Curteis believes that marketing and advertising has helped to bring this shift back towards British manufacturing, with the understanding, of course, that Britain is where the quality is imbued into product before it is sent off elsewhere to be finished. He also believes that the interaction between UK suppliers and retailers has helped to change attitudes, arguing: “They’ve dealt with us for 10 to 15 years and they can’t help but realise that it is working. There’s no hassle. Everyone I call who has an existing relationship with us says it is so simple they don’t have to think about it. They see it as one less headache.”

Overall, the aim is to maintain Curteis’ values – family, quality, speed, service – without bowing to the pressures of a branded industry. However, this doesn’t mean the company isn’t modernising its presence with a refreshed logo, website and brochure planned for the latter half of the year.

It has also made significant investments into a new database system to log and record its activities, in terms of sales and stock, for a more responsive website. The business also hopes to offer multi-language and currency sales when the system is fully-live in around three months’ time, alongside tracking customer movement and offering targeted product suggestions.

Curteis notes: “We will go from being possibly one of the best sites in the trade to possibly one of the best websites anywhere”

And the facts really do speak for themselves, with web revenue up 36% year-on-year and sales conversion rates around the 20% mark. From a starting point of 8%, online sales currently account for between 15 and 20% of Curteis’ business, with this figure expected to be in the region of 25 to 30% in the next three to five years. Overall, revenue in June 2015 was 157.63% up on revenue in the same month of 2011, while transactions are also up 184.38%.

With all this happening in cyber space it’s nice to walk around Curteis’ factory to see the hands-on aspect of the business. The overall atmosphere is one of calm, informal professionalism, with many staff having worked at the premises for a decade or longer. The chain-making machines themselves are rather mesmeric, but it’s the fact that some of these feats of engineering have been running for more than 40 years that really provides the wow-factor. I was also struck by the friendliness of the staff and their willingness to show me through their day-to-day activities; from casting and engineering to cleaning and polishing.

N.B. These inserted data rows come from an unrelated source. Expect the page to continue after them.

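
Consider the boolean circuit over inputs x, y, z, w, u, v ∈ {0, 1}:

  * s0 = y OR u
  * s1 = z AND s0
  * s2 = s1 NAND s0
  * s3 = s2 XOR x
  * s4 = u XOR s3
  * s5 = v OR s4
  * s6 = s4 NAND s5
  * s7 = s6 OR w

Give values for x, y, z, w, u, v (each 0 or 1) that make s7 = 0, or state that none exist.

Check with x=0 y=1 z=1 w=0 u=1 v=1:
s0 = y OR u = 1 OR 1 = 1
s1 = z AND s0 = 1 AND 1 = 1
s2 = s1 NAND s0 = 1 NAND 1 = 0
s3 = s2 XOR x = 0 XOR 0 = 0
s4 = u XOR s3 = 1 XOR 0 = 1
s5 = v OR s4 = 1 OR 1 = 1
s6 = s4 NAND s5 = 1 NAND 1 = 0
s7 = s6 OR w = 0 OR 0 = 0
So s7 = 0 as required.

x=0 y=1 z=1 w=0 u=1 v=1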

In terms of trends, diamond-cut chains and bangles have been making a comeback in the last 12 months, with 9ct and 18ct gold also on the up. To tackle this, expect to see a new 18ct gold cuff and bangle collection from Curteis soon — a project which the design team and the sales team are particularly excited about. Additionally, the CMJ Buyer’s Meeting will offer customers the chance to see Curteis’ new finished jewellery collections, including a striking geometric offer of pendants, bangles and stud earrings in 9ct yellow and rose gold and silver. The new Pentagon range is especially exciting, and more of this will be available to view at International Jewellery London in September.

As my time in Shropshire draws to a close, I have certainly developed a new appreciation for this growing company. With welcoming staff, seasoned expertise and eye-catching new collections on the cards, it will be interesting to see if the next two years match, or even beat, its already impressive 40% sales growth. Only time will tell.